Steve Hanson resolved BEEHIVE-80:
---------------------------------

      Assign To:     (was: Steve Hanson)
     Resolution: Fixed
    Fix Version: V1Alpha

I added the following paragraph to the doc:

"
The code above can be made even cleaner by defining "simple actions" at the class-level. Using the @Jpf.SimpleAction annotation at the class-level you can remove the controller methods and their annotations altogether.

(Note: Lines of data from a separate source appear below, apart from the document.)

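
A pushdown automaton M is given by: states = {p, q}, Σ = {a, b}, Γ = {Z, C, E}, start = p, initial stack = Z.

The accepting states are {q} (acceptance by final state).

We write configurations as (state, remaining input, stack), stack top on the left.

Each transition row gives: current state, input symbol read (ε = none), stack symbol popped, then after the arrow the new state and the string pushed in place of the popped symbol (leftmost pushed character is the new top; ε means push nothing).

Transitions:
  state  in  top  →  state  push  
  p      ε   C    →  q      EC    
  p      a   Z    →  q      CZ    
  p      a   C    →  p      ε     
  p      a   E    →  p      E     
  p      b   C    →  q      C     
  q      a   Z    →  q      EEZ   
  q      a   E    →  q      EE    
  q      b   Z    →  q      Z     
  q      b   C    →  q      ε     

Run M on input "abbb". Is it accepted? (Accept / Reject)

One accepting computation: (p, abbb, Z) ⊢ (q, bbb, CZ) ⊢ (q, bb, Z) ⊢ (q, b, Z) ⊢ (q, ε, Z)
All input consumed and state q ∈ F.

Accept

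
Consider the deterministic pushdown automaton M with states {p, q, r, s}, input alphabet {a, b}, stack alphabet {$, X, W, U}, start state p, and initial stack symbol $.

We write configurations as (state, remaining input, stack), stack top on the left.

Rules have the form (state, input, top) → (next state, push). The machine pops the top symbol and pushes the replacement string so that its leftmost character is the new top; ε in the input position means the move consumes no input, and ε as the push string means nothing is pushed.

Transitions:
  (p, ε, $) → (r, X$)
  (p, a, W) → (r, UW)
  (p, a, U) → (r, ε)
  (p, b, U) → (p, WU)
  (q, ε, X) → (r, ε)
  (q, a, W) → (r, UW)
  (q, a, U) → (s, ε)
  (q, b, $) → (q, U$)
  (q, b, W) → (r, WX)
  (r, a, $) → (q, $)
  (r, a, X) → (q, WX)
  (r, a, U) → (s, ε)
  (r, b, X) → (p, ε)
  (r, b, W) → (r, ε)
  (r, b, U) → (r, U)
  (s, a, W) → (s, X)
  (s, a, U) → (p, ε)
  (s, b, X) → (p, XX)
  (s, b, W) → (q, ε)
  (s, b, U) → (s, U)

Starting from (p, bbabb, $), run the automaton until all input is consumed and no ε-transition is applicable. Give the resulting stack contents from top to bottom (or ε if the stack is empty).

(p, bbabb, $)
  ε-move, top $: go to r, push X$ → (r, bbabb, X$)
  read b, top X: go to p, push ε → (p, babb, $)
  ε-move, top $: go to r, push X$ → (r, babb, X$)
  read b, top X: go to p, push ε → (p, abb, $)
  ε-move, top $: go to r, push X$ → (r, abb, X$)
  read a, top X: go to q, push WX → (q, bb, WX$)
  read b, top W: go to r, push WX → (r, b, WXX$)
  read b, top W: go to r, push ε → (r, ε, XX$)
All input consumed in state r with stack XX$.

XX$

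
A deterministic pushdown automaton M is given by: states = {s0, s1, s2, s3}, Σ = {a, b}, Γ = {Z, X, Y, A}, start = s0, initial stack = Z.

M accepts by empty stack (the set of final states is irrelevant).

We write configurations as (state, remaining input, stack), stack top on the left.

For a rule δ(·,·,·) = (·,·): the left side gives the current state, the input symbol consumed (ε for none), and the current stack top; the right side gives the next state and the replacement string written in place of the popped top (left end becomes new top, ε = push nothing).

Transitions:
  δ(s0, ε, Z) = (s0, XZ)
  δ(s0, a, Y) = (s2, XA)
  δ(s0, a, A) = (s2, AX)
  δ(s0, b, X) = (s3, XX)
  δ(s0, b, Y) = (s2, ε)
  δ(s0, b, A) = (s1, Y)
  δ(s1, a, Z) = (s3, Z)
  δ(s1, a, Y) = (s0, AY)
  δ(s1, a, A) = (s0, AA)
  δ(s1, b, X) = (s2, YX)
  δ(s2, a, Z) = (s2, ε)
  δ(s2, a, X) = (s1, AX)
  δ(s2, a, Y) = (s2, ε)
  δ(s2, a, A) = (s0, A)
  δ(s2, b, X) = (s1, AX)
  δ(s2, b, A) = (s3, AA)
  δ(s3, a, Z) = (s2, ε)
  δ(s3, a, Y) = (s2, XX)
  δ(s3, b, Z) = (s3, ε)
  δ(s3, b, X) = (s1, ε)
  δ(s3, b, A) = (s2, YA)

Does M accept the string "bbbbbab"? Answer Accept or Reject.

Reject

(s0, bbbbbab, Z)
  ε-move, top Z: go to s0, push XZ → (s0, bbbbbab, XZ)
  read b, top X: go to s3, push XX → (s3, bbbbab, XXZ)
  read b, top X: go to s1, push ε → (s1, bbbab, XZ)
  read b, top X: go to s2, push YX → (s2, bbab, YXZ)
No transition applies at (s2, bbab, YXZ); input not fully consumed.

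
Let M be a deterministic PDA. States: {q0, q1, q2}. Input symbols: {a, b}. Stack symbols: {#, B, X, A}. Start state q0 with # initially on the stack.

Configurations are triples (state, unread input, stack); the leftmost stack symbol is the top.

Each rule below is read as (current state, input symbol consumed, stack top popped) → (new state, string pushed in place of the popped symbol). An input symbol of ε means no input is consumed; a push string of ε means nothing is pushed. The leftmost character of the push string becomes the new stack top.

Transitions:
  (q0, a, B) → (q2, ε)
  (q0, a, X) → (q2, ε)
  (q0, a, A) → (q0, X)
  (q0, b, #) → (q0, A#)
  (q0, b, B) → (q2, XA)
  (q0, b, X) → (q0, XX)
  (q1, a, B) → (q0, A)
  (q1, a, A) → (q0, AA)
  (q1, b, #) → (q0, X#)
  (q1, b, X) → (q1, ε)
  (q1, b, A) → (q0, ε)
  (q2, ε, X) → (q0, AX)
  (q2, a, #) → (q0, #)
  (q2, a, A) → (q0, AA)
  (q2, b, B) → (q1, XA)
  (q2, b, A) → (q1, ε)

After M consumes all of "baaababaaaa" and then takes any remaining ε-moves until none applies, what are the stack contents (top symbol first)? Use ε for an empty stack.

(q0, baaababaaaa, #) ⊢ (q0, aaababaaaa, A#) ⊢ (q0, aababaaaa, X#) ⊢ (q2, ababaaaa, #) ⊢ (q0, babaaaa, #) ⊢ (q0, abaaaa, A#) ⊢ (q0, baaaa, X#) ⊢ (q0, aaaa, XX#) ⊢ (q2, aaa, X#) ⊢ (q0, aaa, AX#) ⊢ (q0, aa, XX#) ⊢ (q2, a, X#) ⊢ (q0, a, AX#) ⊢ (q0, ε, XX#)
All input consumed in state q0 with stack XX#.

XX#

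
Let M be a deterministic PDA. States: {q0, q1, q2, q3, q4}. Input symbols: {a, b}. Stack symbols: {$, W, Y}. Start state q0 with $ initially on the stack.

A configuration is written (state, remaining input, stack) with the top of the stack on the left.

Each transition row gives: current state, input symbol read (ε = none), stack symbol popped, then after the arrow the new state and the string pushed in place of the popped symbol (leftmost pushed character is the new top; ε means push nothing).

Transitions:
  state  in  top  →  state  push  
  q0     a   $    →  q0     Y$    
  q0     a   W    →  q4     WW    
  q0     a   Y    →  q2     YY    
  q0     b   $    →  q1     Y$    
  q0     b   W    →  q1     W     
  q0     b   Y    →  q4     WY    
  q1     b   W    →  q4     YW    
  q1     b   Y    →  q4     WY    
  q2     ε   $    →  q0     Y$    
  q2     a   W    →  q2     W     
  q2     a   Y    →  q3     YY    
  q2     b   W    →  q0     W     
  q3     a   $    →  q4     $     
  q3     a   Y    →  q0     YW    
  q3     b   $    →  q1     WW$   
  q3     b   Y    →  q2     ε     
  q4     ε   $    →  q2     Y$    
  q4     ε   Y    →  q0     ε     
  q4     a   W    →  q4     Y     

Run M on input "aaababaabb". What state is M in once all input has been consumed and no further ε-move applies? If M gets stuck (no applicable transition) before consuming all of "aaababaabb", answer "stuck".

stuck

(q0, aaababaabb, $)
  read a, top $: go to q0, push Y$ → (q0, aababaabb, Y$)
  read a, top Y: go to q2, push YY → (q2, ababaabb, YY$)
  read a, top Y: go to q3, push YY → (q3, babaabb, YYY$)
  read b, top Y: go to q2, push ε → (q2, abaabb, YY$)
  read a, top Y: go to q3, push YY → (q3, baabb, YYY$)
  read b, top Y: go to q2, push ε → (q2, aabb, YY$)
  read a, top Y: go to q3, push YY → (q3, abb, YYY$)
  read a, top Y: go to q0, push YW → (q0, bb, YWYY$)
  read b, top Y: go to q4, push WY → (q4, b, WYWYY$)
No transition for (q4, b, top W); M blocks with input b remaining.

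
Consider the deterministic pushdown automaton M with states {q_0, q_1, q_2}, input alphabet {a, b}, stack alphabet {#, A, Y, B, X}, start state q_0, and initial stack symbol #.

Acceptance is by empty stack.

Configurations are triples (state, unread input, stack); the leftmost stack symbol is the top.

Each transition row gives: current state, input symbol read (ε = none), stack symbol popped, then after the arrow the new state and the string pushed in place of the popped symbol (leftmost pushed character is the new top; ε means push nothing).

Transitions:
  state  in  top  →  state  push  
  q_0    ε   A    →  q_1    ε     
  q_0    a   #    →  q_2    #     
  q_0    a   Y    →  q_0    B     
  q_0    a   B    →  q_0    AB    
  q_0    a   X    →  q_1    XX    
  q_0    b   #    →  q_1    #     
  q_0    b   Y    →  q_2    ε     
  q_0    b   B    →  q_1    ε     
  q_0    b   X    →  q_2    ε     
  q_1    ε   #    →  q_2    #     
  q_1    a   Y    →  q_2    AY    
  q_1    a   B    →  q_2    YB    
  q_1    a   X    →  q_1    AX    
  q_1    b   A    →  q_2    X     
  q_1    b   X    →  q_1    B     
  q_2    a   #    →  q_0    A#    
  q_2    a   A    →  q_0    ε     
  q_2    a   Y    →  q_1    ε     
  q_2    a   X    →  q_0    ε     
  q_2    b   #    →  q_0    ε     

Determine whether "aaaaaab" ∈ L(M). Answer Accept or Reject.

Accept

(q_0, aaaaaab, #)
  read a, top #: go to q_2, push # → (q_2, aaaaab, #)
  read a, top #: go to q_0, push A# → (q_0, aaaab, A#)
  ε-move, top A: go to q_1, push ε → (q_1, aaaab, #)
  ε-move, top #: go to q_2, push # → (q_2, aaaab, #)
  read a, top #: go to q_0, push A# → (q_0, aaab, A#)
  ε-move, top A: go to q_1, push ε → (q_1, aaab, #)
  ε-move, top #: go to q_2, push # → (q_2, aaab, #)
  read a, top #: go to q_0, push A# → (q_0, aab, A#)
  ε-move, top A: go to q_1, push ε → (q_1, aab, #)
  ε-move, top #: go to q_2, push # → (q_2, aab, #)
  read a, top #: go to q_0, push A# → (q_0, ab, A#)
  ε-move, top A: go to q_1, push ε → (q_1, ab, #)
  ε-move, top #: go to q_2, push # → (q_2, ab, #)
  read a, top #: go to q_0, push A# → (q_0, b, A#)
  ε-move, top A: go to q_1, push ε → (q_1, b, #)
  ε-move, top #: go to q_2, push # → (q_2, b, #)
  read b, top #: go to q_0, push ε → (q_0, ε, ε)
All input consumed and the stack is empty.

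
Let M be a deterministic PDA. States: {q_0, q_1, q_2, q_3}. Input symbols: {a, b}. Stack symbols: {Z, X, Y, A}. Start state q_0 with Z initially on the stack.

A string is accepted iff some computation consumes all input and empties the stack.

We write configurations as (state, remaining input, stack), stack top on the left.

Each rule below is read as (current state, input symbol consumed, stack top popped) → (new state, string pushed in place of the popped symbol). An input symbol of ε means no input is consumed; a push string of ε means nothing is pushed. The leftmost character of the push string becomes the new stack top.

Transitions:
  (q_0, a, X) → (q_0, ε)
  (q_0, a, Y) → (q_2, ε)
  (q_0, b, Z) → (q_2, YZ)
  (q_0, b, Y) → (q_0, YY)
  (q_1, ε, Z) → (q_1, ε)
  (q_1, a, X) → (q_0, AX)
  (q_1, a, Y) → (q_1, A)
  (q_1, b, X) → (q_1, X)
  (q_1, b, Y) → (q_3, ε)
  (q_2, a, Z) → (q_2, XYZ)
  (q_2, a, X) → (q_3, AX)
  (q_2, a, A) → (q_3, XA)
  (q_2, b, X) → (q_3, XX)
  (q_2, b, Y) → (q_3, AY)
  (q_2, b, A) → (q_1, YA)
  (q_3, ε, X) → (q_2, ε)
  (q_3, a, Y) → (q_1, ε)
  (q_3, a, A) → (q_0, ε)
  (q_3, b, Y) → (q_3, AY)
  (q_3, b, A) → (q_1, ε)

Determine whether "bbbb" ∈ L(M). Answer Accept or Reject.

(q_0, bbbb, Z)
  read b, top Z: go to q_2, push YZ → (q_2, bbb, YZ)
  read b, top Y: go to q_3, push AY → (q_3, bb, AYZ)
  read b, top A: go to q_1, push ε → (q_1, b, YZ)
  read b, top Y: go to q_3, push ε → (q_3, ε, Z)
All input consumed; stack is Z, not empty, and no further ε-move applies.

Reject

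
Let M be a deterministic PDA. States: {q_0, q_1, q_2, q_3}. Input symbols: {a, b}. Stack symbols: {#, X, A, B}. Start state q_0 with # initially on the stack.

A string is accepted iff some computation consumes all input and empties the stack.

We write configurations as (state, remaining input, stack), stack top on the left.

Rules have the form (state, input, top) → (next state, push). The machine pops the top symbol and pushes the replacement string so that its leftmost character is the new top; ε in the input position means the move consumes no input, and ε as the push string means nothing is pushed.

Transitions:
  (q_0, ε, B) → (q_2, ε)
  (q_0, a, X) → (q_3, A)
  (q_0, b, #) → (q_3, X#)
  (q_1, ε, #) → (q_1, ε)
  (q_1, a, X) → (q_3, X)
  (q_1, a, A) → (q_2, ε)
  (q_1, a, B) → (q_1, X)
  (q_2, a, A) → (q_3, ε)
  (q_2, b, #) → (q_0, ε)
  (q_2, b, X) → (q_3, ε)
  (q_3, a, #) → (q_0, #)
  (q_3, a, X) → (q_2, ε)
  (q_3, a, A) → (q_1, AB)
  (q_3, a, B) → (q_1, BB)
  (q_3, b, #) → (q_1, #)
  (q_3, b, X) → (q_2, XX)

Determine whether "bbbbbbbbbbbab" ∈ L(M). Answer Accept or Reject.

(q_0, bbbbbbbbbbbab, #) ⊢ (q_3, bbbbbbbbbbab, X#) ⊢ (q_2, bbbbbbbbbab, XX#) ⊢ (q_3, bbbbbbbbab, X#) ⊢ (q_2, bbbbbbbab, XX#) ⊢ (q_3, bbbbbbab, X#) ⊢ (q_2, bbbbbab, XX#) ⊢ (q_3, bbbbab, X#) ⊢ (q_2, bbbab, XX#) ⊢ (q_3, bbab, X#) ⊢ (q_2, bab, XX#) ⊢ (q_3, ab, X#) ⊢ (q_2, b, #) ⊢ (q_0, ε, ε)
All input consumed and the stack is empty.

Accept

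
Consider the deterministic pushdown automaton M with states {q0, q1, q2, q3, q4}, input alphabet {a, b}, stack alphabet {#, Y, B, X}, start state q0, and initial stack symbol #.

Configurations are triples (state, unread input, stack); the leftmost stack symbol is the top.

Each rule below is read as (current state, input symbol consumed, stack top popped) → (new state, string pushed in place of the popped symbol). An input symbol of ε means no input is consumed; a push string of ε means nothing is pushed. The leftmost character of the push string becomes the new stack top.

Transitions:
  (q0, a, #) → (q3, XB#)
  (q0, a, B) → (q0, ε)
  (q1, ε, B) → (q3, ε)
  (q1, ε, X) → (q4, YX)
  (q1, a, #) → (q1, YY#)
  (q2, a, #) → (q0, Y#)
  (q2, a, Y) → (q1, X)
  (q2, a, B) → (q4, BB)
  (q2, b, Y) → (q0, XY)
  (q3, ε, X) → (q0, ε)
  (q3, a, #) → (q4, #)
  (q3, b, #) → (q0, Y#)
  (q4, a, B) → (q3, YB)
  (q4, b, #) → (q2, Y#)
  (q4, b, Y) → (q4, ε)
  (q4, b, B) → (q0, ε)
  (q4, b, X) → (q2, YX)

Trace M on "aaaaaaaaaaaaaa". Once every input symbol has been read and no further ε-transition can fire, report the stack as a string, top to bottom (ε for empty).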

The code above can be replaced with the class-level annotations shown below:

    @Jpf.Controller(
        simpleActions={
            @Jpf.SimpleAction(name="signUp", path="signup.jsp"),
            @Jpf.SimpleAction(name="login", path="login.jsp")
        }
    )
public class Controller 
    extends PageFlowController
{
}

"

> Page Flow Overview - simple actions versus complex actions
> ----------------------------------------------------------
>
>          Key: BEEHIVE-80
>          URL: http://nagoya.apache.org/jira/browse/BEEHIVE-80
>      Project: Beehive
>         Type: Improvement
>   Components: Documentation
>     Versions: V1Alpha
>     Reporter: Rich Feit
>      Fix For: V1Alpha

>
> Using "simple actions" could reduce the size of the page flow being discussed, and it might make a clearer case for the method-based actions that come in the section entitled Conditional Forwards.  Basically, you could replace code like this:
>     @Jpf.Action(
>         forwards = {
>             @Jpf.Forward( name="success", path="signup.jsp" );
>         }
>     )
>     public Forward signUp()
>     {
>         return new Forward( "success" );
>     }
>     @Jpf.Action(
>         forwards = {
>             @Jpf.Forward( name="success", path="login.jsp" );
>         }
>     )
>     public Forward login()
>     {
>         return new Forward( "success" );
>     }
> ...with this, at the class level:
>     @Jpf.Controller(
>         simpleActions={
>             @Jpf.SimpleAction(name="signUp", path="signup.jsp"),
>             @Jpf.SimpleAction(name="login", path="login.jsp")
>         }
>     )
> It's just a nice (new) feature that can reduce the size/complexity of a page flow class.